Simplified presentation of endocannabinoid signaling in the synaptic cleft. 2-AG is synthesized by DAGL in the postsynaptic neuron. After being excreted to the cleft, 2-AG activates presynaptic CB1. Finally, it is degraded by either MAGL in the postsynaptic neuron or by one of the ABHD’s in the presynaptic one. MAGL is colocalized with CB1. ABHD6 regulates AMPA. This is probably important for CB1-independent anti-seizure activity of ABHD6 inhibitors [92,95]. AEA is synthesized by NAPE-PLD. AEA may activate both CB1 and TRPV1, although the latter case is more complex. AEA may act on postsynaptic and presynaptic TRPV1. FABP, HSP70s, and probably AMT take part in AEA reuptake. Blocking this transport may be a valid therapeutic strategy, as it increases AEA extracellular levels, and thus leads to proportionally stronger activation of presynaptic TRPV1 than normal. FAAH inhibition, on the other hand, leads eventually to activation of TRPV1 in both synaptic neurons [93,94]. Green arrows indicate activation of receptors. Bold black arrows show main paths of 2-AG and AEA. Thin black arrows depict colocalization of CB1 and MAGL, and regulation of AMPA by ABHD6. Proteins are colored depending on their functions: enzymes associated mainly with 2-AG (blue), enzymes associated mainly with AEA (pink), eCB reuptake proteins (gray).

Figure 3

A schematic presentation of ECS components targeted in cancer.

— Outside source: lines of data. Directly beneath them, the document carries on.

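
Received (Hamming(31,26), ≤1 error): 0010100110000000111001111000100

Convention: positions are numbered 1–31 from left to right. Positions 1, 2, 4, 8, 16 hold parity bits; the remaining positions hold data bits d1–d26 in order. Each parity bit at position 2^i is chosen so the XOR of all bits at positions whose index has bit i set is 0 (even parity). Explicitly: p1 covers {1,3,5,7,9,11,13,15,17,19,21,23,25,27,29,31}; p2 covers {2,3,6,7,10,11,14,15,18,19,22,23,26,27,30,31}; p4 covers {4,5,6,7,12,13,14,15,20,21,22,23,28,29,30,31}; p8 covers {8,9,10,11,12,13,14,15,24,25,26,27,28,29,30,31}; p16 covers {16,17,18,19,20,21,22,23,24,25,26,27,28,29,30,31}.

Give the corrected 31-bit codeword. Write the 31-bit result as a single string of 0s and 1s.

s1 (pos 1,3,5,7,9,11,13,15,17,19,21,23,25,27,29,31): 0⊕1⊕1⊕0⊕1⊕0⊕0⊕0⊕1⊕1⊕0⊕1⊕1⊕0⊕1⊕0 = 0
s2 (pos 2,3,6,7,10,11,14,15,18,19,22,23,26,27,30,31): 0⊕1⊕0⊕0⊕0⊕0⊕0⊕0⊕1⊕1⊕1⊕1⊕0⊕0⊕0⊕0 = 1
s4 (pos 4,5,6,7,12,13,14,15,20,21,22,23,28,29,30,31): 0⊕1⊕0⊕0⊕0⊕0⊕0⊕0⊕0⊕0⊕1⊕1⊕0⊕1⊕0⊕0 = 0
s8 (pos 8,9,10,11,12,13,14,15,24,25,26,27,28,29,30,31): 1⊕1⊕0⊕0⊕0⊕0⊕0⊕0⊕1⊕1⊕0⊕0⊕0⊕1⊕0⊕0 = 1
s16 (pos 16,17,18,19,20,21,22,23,24,25,26,27,28,29,30,31): 0⊕1⊕1⊕1⊕0⊕0⊕1⊕1⊕1⊕1⊕0⊕0⊕0⊕1⊕0⊕0 = 0
Syndrome s16…s1 = 01010 → error at position 10.
Flip position 10: 0010100110000000111001111000100 → 0010100111000000111001111000100

0010100111000000111001111000100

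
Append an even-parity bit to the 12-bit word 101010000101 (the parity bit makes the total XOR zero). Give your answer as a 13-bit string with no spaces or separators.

1010100001011

XOR of the 12 data bits: 1⊕0⊕1⊕0⊕1⊕0⊕0⊕0⊕0⊕1⊕0⊕1 = 1
Parity bit = 1 (so all 13 bits XOR to 0).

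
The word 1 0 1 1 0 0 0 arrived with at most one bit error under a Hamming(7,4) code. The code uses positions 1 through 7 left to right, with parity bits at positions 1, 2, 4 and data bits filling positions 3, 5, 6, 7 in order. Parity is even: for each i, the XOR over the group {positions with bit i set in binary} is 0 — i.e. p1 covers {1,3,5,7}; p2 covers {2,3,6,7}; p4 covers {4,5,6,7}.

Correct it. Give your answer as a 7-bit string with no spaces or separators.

1011010

s1 (pos 1,3,5,7): 1⊕1⊕0⊕0 = 0
s2 (pos 2,3,6,7): 0⊕1⊕0⊕0 = 1
s4 (pos 4,5,6,7): 1⊕0⊕0⊕0 = 1
Syndrome s4…s1 = 110 → error at position 6.
Flip position 6: 1011000 → 1011010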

The figure shows typical and new directions of ECS modulation in neoplasm diseases. Well-investigated directions include the activation of CBRs or TRPV1, suppression of GPR55 signaling as well as the inhibition of FAAH and MAGL. Promising targets may be another cannabinoid degrading enzyme, NAAA [264] as well as CB2 heteromers, such as CB2-HER2 and CB2-CXCR4, as activation of CB2 inhibits HER2 and CXCR4 signaling, respectively [265,266]. Green arrows indicate protein activation, red arrows—inhibition. Black arrows with red lines show HER2 or CXCR4 inhibition by CB2 activation in respective heterodimers.